Shanghai Hailanyun Technology brought its offshore-wind-powered underwater data center to full operation. Tom's Hardware's report captures the numbers: 2,000 servers, 24 megawatts of capacity, ocean water for passive cooling, offshore wind for power, and a PUE reported below 1.15 against an industry average around 1.5.
A PUE below 1.15 at meaningful scale is the part of the announcement that should make Western hyperscale facility teams stop and reread. Industry-average PUE sits near 1.5. Best-in-class land facilities with extensive evaporative cooling and tight mechanical controls land around 1.2 to 1.3. A subsea facility that posts under 1.15 has effectively removed the chiller plant from the energy stack, because the rejection medium is ocean water and the cost of moving it is largely the cost of the seawater path itself. That collapses the largest non-IT load in a conventional data center.
Microsoft's Project Natick demonstrated that immersed enclosures can be reliable. What Hailanyun has done is bolt the cooling architecture to its power source. Offshore wind generation sits next to the cooling sink. Transmission losses drop because the generation and load are colocated. Cooling water arrives at the servers at near-ambient sea temperature without a chiller. Land permitting disappears because the facility is below the waterline. None of these are individually new. The integration is what makes the facility a reference design.
For operators planning around the seawater cooling alternative, the question stops being whether subsea works and starts being what the practical scale ceiling is. 24 MW on a single pod is a credible unit. Several pods at a wind farm scale a campus into the hundreds of megawatts without touching fresh water.
The serviceability question is what kept Western hyperscalers off this architecture. If a node fails inside the pod, the operator cannot send a technician down with a cart. The Hailanyun design handles that by running the pod as a sealed unit with redundant servers and accepting some attrition over the deployment life rather than swapping out individual boards. That works for inference fleets where node-level redundancy is cheap. It works less well for tightly coupled training clusters where a single failed node stalls a training run.

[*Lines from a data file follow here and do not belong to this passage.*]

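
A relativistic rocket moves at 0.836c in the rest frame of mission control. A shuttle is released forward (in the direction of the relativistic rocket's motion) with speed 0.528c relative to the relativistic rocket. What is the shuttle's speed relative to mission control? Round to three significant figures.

0.946c

In units of c, u = (u' + v)/(1 + u'v) with u' = 0.528 and v = 0.836.
Numerator: 0.528 + 0.836 = 1.364. Denominator: 1 + (0.528)(0.836) = 1.441408.
u = 1.364/1.441408 = 0.9463, so the speed is 0.946c.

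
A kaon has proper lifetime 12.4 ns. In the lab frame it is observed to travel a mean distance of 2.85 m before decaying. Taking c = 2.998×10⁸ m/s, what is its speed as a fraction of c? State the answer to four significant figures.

d = βγcτ ⇒ βγ = d/(cτ) = 2.850 m / (3.71752 m) = 0.76664.
β = (βγ)/√(1+(βγ)²) = 0.76664/√1.587737 = 0.6084.

0.6084c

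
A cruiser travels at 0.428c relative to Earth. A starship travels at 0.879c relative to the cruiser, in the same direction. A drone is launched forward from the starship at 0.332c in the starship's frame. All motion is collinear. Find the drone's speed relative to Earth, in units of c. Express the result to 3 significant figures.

Compose velocities in two stages. Stage 1 (into S'): u₁ = (0.332+0.879)/(1+0.332×0.879) = 0.93743.
Stage 2 (into S): u = (0.93743+0.428)/(1+0.93743×0.428) = 0.97446, so the speed is 0.974c.

0.974c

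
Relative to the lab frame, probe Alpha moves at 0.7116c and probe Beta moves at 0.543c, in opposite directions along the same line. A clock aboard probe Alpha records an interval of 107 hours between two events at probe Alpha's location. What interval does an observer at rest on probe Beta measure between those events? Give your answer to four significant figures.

251.4 hours

Speed of probe Alpha in probe Beta's frame: u = (v_A + v_B)/(1 + v_A v_B/c²) = (0.7116 + 0.543)/(1 + 0.7116×0.543) = 1.2546/1.3863988 = 0.90493; |u| = 0.90493c.
γ for this relative speed: γ = 1/√(1 − 0.818898) = 2.3498.
Probe Alpha's interval is proper; time dilation gives Δt_B = γΔτ = 2.3498 × 107 hours = 251.4 hours.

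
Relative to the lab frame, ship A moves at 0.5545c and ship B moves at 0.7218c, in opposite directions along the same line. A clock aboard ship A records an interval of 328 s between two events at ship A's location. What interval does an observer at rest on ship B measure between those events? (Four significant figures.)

797.4 s

Transform ship A's velocity into ship B's frame: (0.5545 + 0.7218)/(1 + 0.5545·0.7218) = 1.2763/1.4002381, so the relative speed is 0.91149c.
γ for this relative speed: γ = 1/√(1 − 0.830814) = 2.4312.
Ship A's interval is proper; time dilation gives Δt_B = γΔτ = 2.4312 × 328 s = 797.4 s.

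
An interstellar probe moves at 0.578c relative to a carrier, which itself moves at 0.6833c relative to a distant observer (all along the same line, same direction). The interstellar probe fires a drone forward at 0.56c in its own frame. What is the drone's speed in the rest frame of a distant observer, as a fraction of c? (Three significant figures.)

0.972c

Apply u = (u'+v)/(1+u'v) twice. Drone in the carrier frame: (0.56+0.578)/(1+0.56·0.578) = 1.138/1.32368 = 0.85972c.
That velocity, transformed to the rest frame of a distant observer: (0.85972+0.6833)/(1+0.85972·0.6833) = 1.54302/1.587446676 = 0.97201c.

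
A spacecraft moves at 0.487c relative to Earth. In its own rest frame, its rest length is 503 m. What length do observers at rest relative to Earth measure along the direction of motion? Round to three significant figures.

439 m

With β = 0.487, γ = 1/√(1 − 0.487²) = 1/√0.762831 = 1.1449.
Along the direction of motion the measured length is L₀/γ = 503/1.1449 = 439 m.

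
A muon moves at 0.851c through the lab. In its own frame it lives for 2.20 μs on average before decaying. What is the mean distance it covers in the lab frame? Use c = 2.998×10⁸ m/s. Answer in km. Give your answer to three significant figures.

γ = 1/√(1 − β²) = 1/√(1 − 0.724201) = 1/√0.275799 = 1/0.525166 = 1.9042.
Lab-frame lifetime: Δt = γτ = 1.9042 × 2.20 μs = 4.1892 μs.
Distance: d = vΔt = 0.851 × 2.998×10⁸ m/s × 4.1892×10^-6 s = 1070 m = 1.07 km.

1.07 km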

The other constraint is bandwidth. A subsea facility connects to the grid above water through cables that have to land somewhere. The same goes for the network. For inference workloads that respond to user queries, the latency budget is forgiving. For training, the inter-node networking inside the pod has to be as fast as a land facility and the connection back to model orchestration has to be fast enough that the rest of the training fleet does not wait.
The Hailanyun facility lands at a moment when Western water and land permitting for AI buildouts is getting harder, not easier. Operators facing the 7 billion gallons of fresh-water draw in the American West and the community pushback in Pennsylvania have a working reference design to study. Whether it transfers to US coastal waters is a permitting question, not an engineering one. The engineering side is now demonstrated.